ACCORDING to report, no fewer than nine Nigerian owned shops were burnt in recent xenophobic attacks in South Africa while 118 Nigerians lost their lives in different attacks over the years, 13 out of which were by South African police.
Also in Ghana, shops belonging to Nigerians were recently locked up by Ghanaian traders at the popular Opera Square Electronic Market in the central business district of Accra. The angry traders reportedly attacked Nigerian traders and sealed off their shops.
THAT incident was the second time in few weeks that Nigerian traders at the market were being selectively attacked by the Ghana Electrical Dealers Association (GEDA).The first incident occured in June, when several shops were also locked up by GEDA. The latest incident, which was instigated a few days after the Ghanaian Parliament threw its weight behind the traders by insisting that foreigners must be barred from retail business in the country, was more pronounced.
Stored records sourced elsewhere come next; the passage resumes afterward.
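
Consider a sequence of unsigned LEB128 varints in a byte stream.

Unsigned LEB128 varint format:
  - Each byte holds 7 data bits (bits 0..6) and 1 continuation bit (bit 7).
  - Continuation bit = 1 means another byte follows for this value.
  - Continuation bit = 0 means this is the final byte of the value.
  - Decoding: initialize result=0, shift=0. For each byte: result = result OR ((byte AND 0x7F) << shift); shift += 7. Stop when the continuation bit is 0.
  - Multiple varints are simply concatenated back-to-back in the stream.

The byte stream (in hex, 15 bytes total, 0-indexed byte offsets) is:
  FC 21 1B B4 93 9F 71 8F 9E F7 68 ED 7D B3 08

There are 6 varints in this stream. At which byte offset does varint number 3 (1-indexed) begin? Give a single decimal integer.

Answer: 3

Derivation:
  byte[0]=0xFC cont=1 payload=0x7C=124: acc |= 124<<0 -> acc=124 shift=7
  byte[1]=0x21 cont=0 payload=0x21=33: acc |= 33<<7 -> acc=4348 shift=14 [end]
Varint 1: bytes[0:2] = FC 21 -> value 4348 (2 byte(s))
  byte[2]=0x1B cont=0 payload=0x1B=27: acc |= 27<<0 -> acc=27 shift=7 [end]
Varint 2: bytes[2:3] = 1B -> value 27 (1 byte(s))
  byte[3]=0xB4 cont=1 payload=0x34=52: acc |= 52<<0 -> acc=52 shift=7
  byte[4]=0x93 cont=1 payload=0x13=19: acc |= 19<<7 -> acc=2484 shift=14
  byte[5]=0x9F cont=1 payload=0x1F=31: acc |= 31<<14 -> acc=510388 shift=21
  byte[6]=0x71 cont=0 payload=0x71=113: acc |= 113<<21 -> acc=237488564 shift=28 [end]
Varint 3: bytes[3:7] = B4 93 9F 71 -> value 237488564 (4 byte(s))
  byte[7]=0x8F cont=1 payload=0x0F=15: acc |= 15<<0 -> acc=15 shift=7
  byte[8]=0x9E cont=1 payload=0x1E=30: acc |= 30<<7 -> acc=3855 shift=14
  byte[9]=0xF7 cont=1 payload=0x77=119: acc |= 119<<14 -> acc=1953551 shift=21
  byte[10]=0x68 cont=0 payload=0x68=104: acc |= 104<<21 -> acc=220057359 shift=28 [end]
Varint 4: bytes[7:11] = 8F 9E F7 68 -> value 220057359 (4 byte(s))
  byte[11]=0xED cont=1 payload=0x6D=109: acc |= 109<<0 -> acc=109 shift=7
  byte[12]=0x7D cont=0 payload=0x7D=125: acc |= 125<<7 -> acc=16109 shift=14 [end]
Varint 5: bytes[11:13] = ED 7D -> value 16109 (2 byte(s))
  byte[13]=0xB3 cont=1 payload=0x33=51: acc |= 51<<0 -> acc=51 shift=7
  byte[14]=0x08 cont=0 payload=0x08=8: acc |= 8<<7 -> acc=1075 shift=14 [end]
Varint 6: bytes[13:15] = B3 08 -> value 1075 (2 byte(s))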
THE anti-Nigerian sentiment in many countries is prevalent due to the Federal Government’s lackadaisical attitude to promptly reciprocate any unfriendly treatment against Nigerians anywhere. We believe that government should respond in a more tough way as a way of ending the xenophobia.
For instance, this is not the first time Ghana had maltreated Nigerians. Last January, Ghana deported 723 Nigerians on alleged illegal stay, cybercrime and prostitution between January 2018 and January 2019. The Ghanaian government clearly acted then based on mere suspicion without thorough investigation.
The Nigerian High Commissioner to Ghana, Olufemi Abikoye protested against the ill-treatment meted out to Nigerians by the Ghanaian Immigration Service (GIS). Unfortunately, the authorities in Abuja did absolutely nothing about it. This might have given Ghana the impetus to deport a Nigerian professor on a flimsy charge.
WE therefore feel that the Nigerian government needs to reciprocate any unfriendly treatment of its nationals in other countries. The era of big brother is gone. Any country that does not value the lives of Nigerians should be dealt with diplomatically and put in its own shoe.
OUR position is that no institution can protect the interest of Nigerians except the federal government. Therefore, the onus is on the government to protect the interest of its citizens outside. We recall a lady whose life would have been cut short for an offence she knew nothing of but was rescued by this administration in Saudi Arabia. That is a hallmark of a country that values the lives of its citizens.
WE therefore enjoin the government to be proactive in the protection of the interest of its citizens. It should not only complain when the interest of its citizens are being compromised, it should match action with words. The era of big brother at the expense of Nigeria is over. Nigerians should be the centre piece of the nation’s foreign policy.
WE recommend that government should borrow a leaf from the United States of America which stops at nothing to protect its nationals abroad.